Empresário vai a júri popular por morte de magistrado

    O empresário Josino Guimarães, acusado de ser o mandante do assassinato do juiz Leopoldino Marques do Amaral, irá a júri popular pela morte do magistrado. Ele será julgado pelo crime de homicídio qualificado, conforme denúncia do Ministério Público Federal (MPF).

    A ação penal que o empresário responde junto à Segunda Vara Federal de Mato Grosso, até então suspensa, volta a tramitar, conforme decisão do Supremo Tribunal Federal (STF), que negou ontem (16), um pedido de habeas corpus proposto pela defesa de Josino. A decisão não cabe recurso.

    No HC, o advogado do empresário solicitava a declaração de incompetência da Justiça Federal para julgar o caso, devendo tramitar na Justiça Estadual. O relator do recurso foi o ministro Ricardo Lewandowski e seu voto foi acompanhado pela ministra Carmem Lúcia.

    A ação penal havia sido suspensa, por meio de uma decisão liminar proferida pelo ministro do STF, Gilmar Mendes, concedida ao empresário em agosto do ano passado.

    Vale destacar que a solicitação de incompetência da Justiça Federal para julgar o caso, já havia sido negada pelo Tribunal Regional Federal da 1ª Região (TRF-1) e pelo Superior Tribunal de Justiça (STJ).

    Entenda o caso

    O juiz Leopoldino Marques do Amaral foi encontrado morto em 7 de setembro de 1999, com dois tiros, sendo um no ouvido e outro na nuca, no município de Concepción, no Paraguai (a 210 km da fronteira com o Brasil). Além disso, teve parte do seu corpo queimado, muito provavelmente, para evitar que fosse reconhecido.

    Antes de ter sido encontrado morto, Leopoldino acusou o empresário de ser "lobista". O magistrado investigava um suposto esquema de venda de sentença que teria se instalado no Poder Judiciário de Mato Grosso. Um mês e meio depois, o magistrado foi encontrado morto no Paraguai.

    De acordo com os autos, o magistrado havia viajado no dia 3 daquele mês para o Paraguai, em companhia de Beatriz Árias (sua escrevente e amante) e o tio dela Marcos Peralta.
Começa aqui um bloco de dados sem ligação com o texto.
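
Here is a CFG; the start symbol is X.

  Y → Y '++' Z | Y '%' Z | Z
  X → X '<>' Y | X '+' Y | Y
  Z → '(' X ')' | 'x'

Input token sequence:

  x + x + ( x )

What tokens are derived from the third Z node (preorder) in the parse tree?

[X [X [X [Y [Z x]]] + [Y [Z x]]] + [Y [Z ( [X [Y [Z x]]] )]]]

( x )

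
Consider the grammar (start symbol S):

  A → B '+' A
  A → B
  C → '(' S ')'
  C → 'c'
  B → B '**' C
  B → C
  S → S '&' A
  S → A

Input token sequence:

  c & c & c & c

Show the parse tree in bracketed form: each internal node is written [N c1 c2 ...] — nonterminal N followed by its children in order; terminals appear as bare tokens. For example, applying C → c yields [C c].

[S [S [S [S [A [B [C c]]]] & [A [B [C c]]]] & [A [B [C c]]]] & [A [B [C c]]]]

S
S & A
S & A & A
S & A & A & A
A & A & A & A
B & A & A & A
C & A & A & A
c & A & A & A
c & B & A & A
c & C & A & A
c & c & A & A
c & c & B & A
c & c & C & A
c & c & c & A
c & c & c & B
c & c & c & C
c & c & c & c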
    Segundo depoimento de Beatriz, durante o trajeto, Leopoldino teria afirmando que vinha sendo constantemente ameaçado de morte pelo empresário, em razão das denúncias feitas pelo magistrado e que apontavam Josino como um dos corretores de sentença no Judiciário mato-grossense.

    Prisão


    Josino foi preso três dias após a morte do magistrado, no dia 10 de setembro, mas, por falta de provas, foi solto cinco dias depois. Em abril de 2000, teve novamente sua prisão decretada e, desta vez, ficou 91 dias detido. Logo depois, foi indiciado por homicídio qualificado e passou a ser réu em uma ação penal na 2ª Vara Federal.

    Após a pronúncia de que o caso deveria ser julgado pelo Tribunal do Júri, o advogado de defesa do empresário ingressou com um habeas corpus junto ao STF, solicitando a incompetência da Justiça Federal, sob alegação de que o caso deveria ser julgado pela Justiça Comum de Mato Grosso.

    Em caráter liminar, o ministro Gilmar Mendes decidiu pela suspensão da ação penal, até o julgamento do mérito. A Procuradoria Geral da República (PGR) opinou pelo indeferimento do pedido no julgamento final, que, por sua vez, foi negado ontem (16), pelo Pleno do STF.

    Outro lado

    A reportagem tentou contato com o advogado do empresário, Antonio Nabor Bulhões, mas ele não foi localizado para falar sobre o assunto.